Eccolo il Francesco Marelli in una fotografia spuntata fuori da un libro rimasto chiuso per chissà quanto tempo. Sul retro una data: “18 aprile 1997” e l’indicazione di un luogo: “Civate”, raggiunto – mi ricordo – dopo un lungo cammino con i cagnareschi allievi dell’Artistico in gita “culturale”. É lì e già ha indosso qualcosa di rosso, la barba è però ancora nera e non lunga come ora, sempre il suo sguardo che trasmette simpatia e limpidità di pensiero.
Da quanti anni conosco Francesco Marelli? Da tanti e forse è davvero arrivato il momento di scrivere, per quel che son capace, di lui e dei lavori che crea per i quali mi è sempre venuto da ripetere solo, ma con la più schietta semplicità: “che belli!” o “che bellezza!”.
Non so in quale casella degli odierni, svariati fare artistici si possa sistemare Francesco, né mi interessa saperlo. So solo che ogni sua opera è per me una sorpresa repentina e insolita, una fantasia divagante, un “gioco” di apparente semplicità che diventa subito complesso, al quale siamo invitati, fors’anche trascinati, a partecipare per trovarvi rimembranze, emozioni e suggestioni perdute o, forse, mai vissute.
Sono opere trasgressive? Si forse, “ma con juicio” direbbe Manzoni, perché queste invenzioni di qualità hanno un punto di partenza semplice, conosciuto, ma da questo, che diventa la sua forza, Marelli sa trarre, perfetto creatore-artigiano, forme affondate in un mondo immaginario che vuole far breccia a chi sta davanti per fare intendere un universo autentico e semplice nel quale vale la pena di vivere.

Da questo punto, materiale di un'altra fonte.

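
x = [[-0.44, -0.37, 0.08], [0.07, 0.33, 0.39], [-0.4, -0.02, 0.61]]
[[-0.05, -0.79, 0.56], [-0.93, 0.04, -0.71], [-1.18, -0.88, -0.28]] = x@ [[2.19, 0.76, -0.67], [-2.60, 1.04, -0.92], [-0.58, -0.91, -0.93]]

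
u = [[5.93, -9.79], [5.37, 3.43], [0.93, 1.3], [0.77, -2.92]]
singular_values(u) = [11.83, 6.58]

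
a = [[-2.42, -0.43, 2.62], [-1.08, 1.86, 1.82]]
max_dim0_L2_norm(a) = 3.19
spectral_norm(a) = 4.18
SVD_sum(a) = [[-2.14, 0.58, 2.62], [-1.48, 0.40, 1.81]] + [[-0.28, -1.01, -0.00], [0.4, 1.46, 0.01]]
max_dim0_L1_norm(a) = 4.44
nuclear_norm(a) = 6.02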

Ho sempre pensato che Marelli sarebbe piaciuto alla congrega degli Scapigliati che vi avrebbero trovato la stessa vena trasgressiva e alternativa che li distingueva dai paludati maestri di Brera, l’Accademia che Francesco ha doverosamente frequentato venendo giù col pullman della Stie da San Lorenzo di Parabiago fino ai palazzoni della grande città. Invece della “Milano da bere” a lui piaceva però l’universo pittoresco e ancora umano delle ultime case di ringhiera e delle osterie affacciate sulle acque pigre dei Navigli dove poteva ascoltare i canti in dialetto, ora nostalgici, ora ironici, intonati da qualche vecchietto. Se ne appropriò con giovanile ardore e diventò un novello Barbapedana, anche lui con lo sguardo bonariamente familiare e il cappello duro tipo Borsalino. Anche in questo campo Francesco si è rivelato impareggiabile e ascoltare le canzoni della ligéra come le sa proporre è vivere serate incomparabili, di quelle che non si vorrebbe finissero mai.

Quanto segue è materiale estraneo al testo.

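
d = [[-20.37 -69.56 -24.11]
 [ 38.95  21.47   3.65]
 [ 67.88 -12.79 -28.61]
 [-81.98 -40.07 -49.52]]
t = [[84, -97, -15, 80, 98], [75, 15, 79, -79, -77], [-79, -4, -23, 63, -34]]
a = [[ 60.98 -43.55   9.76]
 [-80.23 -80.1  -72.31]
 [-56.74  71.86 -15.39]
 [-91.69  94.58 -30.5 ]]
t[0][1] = -97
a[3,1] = 94.58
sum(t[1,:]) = 13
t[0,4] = 98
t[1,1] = 15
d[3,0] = -81.98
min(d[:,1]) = -69.56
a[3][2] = -30.5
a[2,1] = 71.86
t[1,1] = 15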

Davvero un artista a tutto tondo Marelli bravo, come gli Scapigliati di cui sopra, a frequentare diverse espressioni artistiche (io aggiungerei almeno la poesia…) sempre vivendole senza pregiudizi e sempre con fresca immaginazione. Ogni sua mostra è stata, ed è, come una scossa elettrica, una nuova, imprevista sollecitazione. Fu già così quando variava sul tema delle macchine da tortura che comunque non facevano paura, ed è così quando, con un lavorio su stoffe, fili e tessuti sapientemente e amorevolmente connessi, trasforma in forme e oggetti dell’immaginario le spolette, le fusarole e le navette in uso tempo fa nelle tessiture del suo paese. La sua accesa creatività non si ferma proprio mai e le forme di questi oggetti senza apparente significato diventano altro, addirittura vascelli, anche se Wagner qui non c’entra. Infatti Marelli con arguto sorriso li rappresenta come fossero barconi del Naviglio mentre il nero fantasma (o tre addirittura) vi ondeggia sopra come in una pantomima di attori improvvisati.
Fili, stoffe e tessuti impalpabili sono, soprattutto dopo il recente soggiorno in India da dove ha riportato tinte accese e fresche, i protagonisti degli ultimi lavori ispirati dai “giacigli”, possesso prezioso e geloso dell’uomo che li srotola per stendersi, sentirsi più libero e leggero e, in agognata solitudine, far correre i pensieri. Hanno colori vividi, “offerti dalle erbe e piante. Il giallo della curcuma domina sopra gli altri. Il rosso della cipolla, del sambuco o dei cavoli…” specifica puntuale Francesco.
Chi su uno di questi non vorrebbe sdraiarsi? Mi metto in coda, ma vorrei essere il primo.